St. Jude provided a foundation to help Courtney live her best life
Diagnosed with sickle cell disease in utero, Courtney navigates life with optimism.
June 17, 2024 • 3 min
Courtney Davis is on a mission to find and eat the best sushi in New York City.
It’s a simple goal, but one she’s relishing after already accomplishing so much more than she had imagined as a person living with sickle cell disease for 23 years.
Courtney is now working as an investment banker on Wall Street after recently graduating from an Ivy League university. She loves to travel and enjoys seeing musicals on Broadway. She lives with her two best friends from college in a city abuzz with the kind of theater, culture and food she loves. She is living her best life – all while managing sickle cell disease, a debilitating blood disorder she was diagnosed with when she was still in her mother’s womb.

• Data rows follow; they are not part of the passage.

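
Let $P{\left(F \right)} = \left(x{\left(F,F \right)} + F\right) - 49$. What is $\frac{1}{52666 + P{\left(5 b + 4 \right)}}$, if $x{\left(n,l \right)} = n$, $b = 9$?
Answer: $\frac{1}{52715} \approx 1.897 \cdot 10^{-5}$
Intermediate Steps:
$P{\left(F \right)} = -49 + 2 F$ ($P{\left(F \right)} = \left(F + F\right) - 49 = 2 F - 49 = -49 + 2 F$)
$\frac{1}{52666 + P{\left(5 b + 4 \right)}} = \frac{1}{52666 - \left(49 - 2 \left(5 \cdot 9 + 4\right)\right)} = \frac{1}{52666 - \left(49 - 2 \left(45 + 4\right)\right)} = \frac{1}{52666 + \left(-49 + 2 \cdot 49\right)} = \frac{1}{52666 + \left(-49 + 98\right)} = \frac{1}{52666 + 49} = \frac{1}{52715}$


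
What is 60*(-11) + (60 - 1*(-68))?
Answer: -532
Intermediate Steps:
60*(-11) + (60 - 1*(-68)) = -660 + (60 + 68) = -660 + 128 = -532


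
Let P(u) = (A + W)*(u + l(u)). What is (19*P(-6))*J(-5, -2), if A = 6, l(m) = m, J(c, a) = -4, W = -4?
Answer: 1824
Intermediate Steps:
P(u) = 4*u (P(u) = (6 - 4)*(u + u) = 2*(2*u) = 4*u)
(19*P(-6))*J(-5, -2) = (19*(4*(-6)))*(-4) = (19*(-24))*(-4) = -456*(-4) = 1824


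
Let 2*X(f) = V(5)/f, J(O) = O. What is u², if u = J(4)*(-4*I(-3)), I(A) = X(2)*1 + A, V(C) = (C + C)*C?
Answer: 23104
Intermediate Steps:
V(C) = 2*C² (V(C) = (2*C)*C = 2*C²)
X(f) = 25/f (X(f) = ((2*5²)/f)/2 = ((2*25)/f)/2 = (50/f)/2 = 25/f)
I(A) = 25/2 + A (I(A) = (25/2)*1 + A = 25/2 + A)
u = -152 (u = 4*(-4*(25/2 - 3)) = 4*(-4*19/2) = 4*(-38) = -152)
u² = (-152)² = 23104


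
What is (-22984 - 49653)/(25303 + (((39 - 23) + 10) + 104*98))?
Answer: -72637/35521 ≈ -2.0449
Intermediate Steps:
(-22984 - 49653)/(25303 + (((39 - 23) + 10) + 104*98)) = -72637/(25303 + ((16 + 10) + 10192)) = -72637/(25303 + (26 + 10192)) = -72637/(25303 + 10218) = -72637/35521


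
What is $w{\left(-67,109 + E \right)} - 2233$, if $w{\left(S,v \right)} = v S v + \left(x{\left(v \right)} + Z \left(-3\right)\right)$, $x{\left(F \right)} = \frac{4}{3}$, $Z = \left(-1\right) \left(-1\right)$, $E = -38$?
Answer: $- \frac{1019945}{3} \approx -3.3998 \cdot 10^{5}$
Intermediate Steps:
$Z = 1$
$x{\left(F \right)} = \frac{4}{3}$ ($x{\left(F \right)} = 4 \cdot \frac{1}{3} = \frac{4}{3}$)
$w{\left(S,v \right)} = - \frac{5}{3} + S v^{2}$ ($w{\left(S,v \right)} = v S v + \left(\frac{4}{3} + 1 \left(-3\right)\right) = S v v + \left(\frac{4}{3} - 3\right) = S v^{2} - \frac{5}{3} = - \frac{5}{3} + S v^{2}$)
$w{\left(-67,109 + E \right)} - 2233 = \left(- \frac{5}{3} - 67 \left(109 - 38\right)^{2}\right) - 2233 = \left(- \frac{5}{3} - 67 \cdot 71^{2}\right) - 2233 = \left(- \frac{5}{3} - 337747\right) - 2233 = - \frac{1013246}{3} - 2233 = - \frac{1019945}{3}$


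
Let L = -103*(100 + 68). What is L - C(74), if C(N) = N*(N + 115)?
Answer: -31290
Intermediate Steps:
L = -17304 (L = -103*168 = -17304)
C(N) = N*(115 + N)
L - C(74) = -17304 - 74*(115 + 74) = -17304 - 74*189 = -17304 - 1*13986 = -17304 - 13986 = -31290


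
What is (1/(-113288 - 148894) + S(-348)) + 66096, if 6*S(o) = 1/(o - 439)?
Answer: 2273010962330/34389539 ≈ 66096.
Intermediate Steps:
S(o) = 1/(6*(-439 + o)) (S(o) = 1/(6*(o - 439)) = 1/(6*(-439 + o)))
(1/(-113288 - 148894) + S(-348)) + 66096 = (1/(-113288 - 148894) + 1/(6*(-439 - 348))) + 66096 = (1/(-262182) + (⅙)/(-787)) + 66096 = (-1/262182 + (⅙)*(-1/787)) + 66096 = (-1/262182 - 1/4722) + 66096 = -7414/34389539 + 66096 = 2273010962330/34389539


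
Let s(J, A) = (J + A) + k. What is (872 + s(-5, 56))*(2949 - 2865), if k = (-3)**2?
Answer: 78288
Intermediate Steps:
k = 9
s(J, A) = 9 + A + J (s(J, A) = (J + A) + 9 = (A + J) + 9 = 9 + A + J)
(872 + s(-5, 56))*(2949 - 2865) = (872 + (9 + 56 - 5))*(2949 - 2865) = (872 + 60)*84 = 932*84 = 78288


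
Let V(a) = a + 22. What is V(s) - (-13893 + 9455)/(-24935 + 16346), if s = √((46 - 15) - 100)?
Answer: 26360/1227 + I*√69 ≈ 21.483 + 8.3066*I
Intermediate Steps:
s = I*√69 (s = √(31 - 100) = √(-69) = I*√69 ≈ 8.3066*I)
V(a) = 22 + a
V(s) - (-13893 + 9455)/(-24935 + 16346) = (22 + I*√69) - (-13893 + 9455)/(-24935 + 16346) = (22 + I*√69) - (-4438)/(-8589) = (22 + I*√69) - (-4438)*(-1)/8589 = (22 + I*√69) - 1*634/1227 = (22 + I*√69) - 634/1227 = 26360/1227 + I*√69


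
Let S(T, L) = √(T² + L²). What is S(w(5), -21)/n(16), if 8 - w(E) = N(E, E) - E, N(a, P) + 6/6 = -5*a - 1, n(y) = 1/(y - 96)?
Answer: -80*√2041 ≈ -3614.2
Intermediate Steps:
n(y) = 1/(-96 + y)
N(a, P) = -2 - 5*a (N(a, P) = -1 + (-5*a - 1) = -1 + (-1 - 5*a) = -2 - 5*a)
w(E) = 10 + 6*E (w(E) = 8 - ((-2 - 5*E) - E) = 8 - (-2 - 6*E) = 8 + (2 + 6*E) = 10 + 6*E)
S(T, L) = √(L² + T²)
S(w(5), -21)/n(16) = √((-21)² + (10 + 6*5)²)/(1/(-96 + 16)) = √(441 + (10 + 30)²)/(1/(-80)) = √(441 + 40²)/(-1/80) = √(441 + 1600)*(-80) = √2041*(-80) = -80*√2041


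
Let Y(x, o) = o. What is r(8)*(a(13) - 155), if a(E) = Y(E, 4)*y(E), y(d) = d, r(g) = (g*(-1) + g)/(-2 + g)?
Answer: 0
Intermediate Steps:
r(g) = 0 (r(g) = (-g + g)/(-2 + g) = 0/(-2 + g) = 0)
a(E) = 4*E
r(8)*(a(13) - 155) = 0*(4*13 - 155) = 0*(52 - 155) = 0*(-103) = 0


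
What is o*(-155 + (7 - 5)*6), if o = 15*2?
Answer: -4290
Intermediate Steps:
o = 30
o*(-155 + (7 - 5)*6) = 30*(-155 + (7 - 5)*6) = 30*(-155 + 2*6) = 30*(-155 + 12) = 30*(-143) = -4290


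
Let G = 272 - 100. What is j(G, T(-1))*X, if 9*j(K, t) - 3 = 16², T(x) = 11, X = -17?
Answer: -4403/9 ≈ -489.22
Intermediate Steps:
G = 172
j(K, t) = 259/9 (j(K, t) = ⅓ + (⅑)*16² = ⅓ + (⅑)*256 = ⅓ + 256/9 = 259/9)
j(G, T(-1))*X = (259/9)*(-17) = -4403/9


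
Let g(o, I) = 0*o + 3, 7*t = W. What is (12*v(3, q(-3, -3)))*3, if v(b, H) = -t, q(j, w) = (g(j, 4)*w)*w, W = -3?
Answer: 108/7 ≈ 15.429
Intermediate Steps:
t = -3/7 (t = (1/7)*(-3) = -3/7 ≈ -0.42857)
g(o, I) = 3 (g(o, I) = 0 + 3 = 3)
q(j, w) = 3*w**2 (q(j, w) = (3*w)*w = 3*w**2)
v(b, H) = 3/7 (v(b, H) = -1*(-3/7) = 3/7)
(12*v(3, q(-3, -3)))*3 = (12*(3/7))*3 = (36/7)*3 = 108/7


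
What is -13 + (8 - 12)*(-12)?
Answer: 35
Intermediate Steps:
-13 + (8 - 12)*(-12) = -13 - 4*(-12) = -13 + 48 = 35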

“Now I can push the limits because my baseline health is so much stronger thanks to the care and guidance I received from St. Jude Children’s Research Hospital,” Courtney said. “It’s incredible. I have been able to exceed so many of my parents’ expectations and my doctors’ expectations.”
Since its founding, St. Jude has been a leader in improving standards of care for people with sickle cell disease. The first grant the research hospital in Memphis ever received was for the study of sickle cell disease in 1958.
Today, St. Jude has one of the largest sickle cell programs in the country, serving about 900 patients a year.
St. Jude began helping Courtney manage symptoms of sickle cell disease when she was 1 year old. Her symptoms echoed those shared by so many other sickle cell patients: severe pain along her arms and legs, and simple colds would set off acute chest pain, weakness and fatigue.
When Courtney was a toddler, doctors told her parents how the disease affects red blood cells, causing them to warp from healthy, round and plump to sickle or banana shapes. That distortion hinders those cells’ ability to supply major organs with oxygen, leading to a host of lifelong health complications, including lung disease, heart disease, kidney disease, stroke, frequent infections and pain crises.
By the time she was 3, Courtney was taking daily doses of hydroxyurea, which boosts the production of fetal hemoglobin and helps prevent the sickling of red blood cells so that sickle cell patients have fewer crises and debilitating side effects.
Even now, two decades after Courtney began taking it, hydroxyurea is regularly used in maintenance care of patients with sickle cell disease and continues to help her manage her condition.
Courtney recalls a time she was hospitalized every other month with complications of sickle cell disease.
“Our first stop coming home from vacation used to be St. Jude,” Courtney recalls. “Now, it’s been eight months since I’ve been in a hospital. And I credit St. Jude with improving my baseline health and giving me the toolkit to know exactly how to manage my symptoms.”
St. Jude has long been a leader in treatment for pediatric sickle cell disease patients, but what happens when pediatric patients age into adult care?
Care providers witnessed that patients could be overwhelmed by treatment options when they aged into adult care, and they understood part of the treatment for the disease required education about managing care as an adult.
St. Jude, in partnership with two adult sickle cell centers, Methodist Comprehensive Sickle Cell Center, and the Diggs-Kraus Sickle Cell Center, work together to help patients bridge the gap to adult care by connecting them with care providers and teaching them to make decisions about their care.
Because a smooth and timely transition to adult care can help patients avoid health complications and prevent them from abandoning their care, St. Jude begins preparing patients from age 12 with the skills and planning they will need to manage their disease.
When the transition to adult care grows closer, a transition case manager helps the patient and family tour the Methodist Comprehensive Sickle Cell Center and the Diggs-Kraus Sickle Cell Center in Memphis. Members of the St. Jude treatment team participate in the patient’s first few adult-care visits to offer comfort in the new care environment, and the adult-care physicians visit St. Jude and meet the patients in clinic before their transfer to adult care. Both St. Jude and the adult-care centers educate the patient about the disease, possible health issues and treatment options, all with the goal of helping the patients take responsibility for their health.
Courtney’s experience shows that these efforts can empower patients and give them a great foundation for maintaining their health and minimizing hospitalizations.
“St. Jude educated me about my disease and how to take care of myself, about what medications work, about what medications don’t. To have that kind of agency in my care is huge,” Courtney said.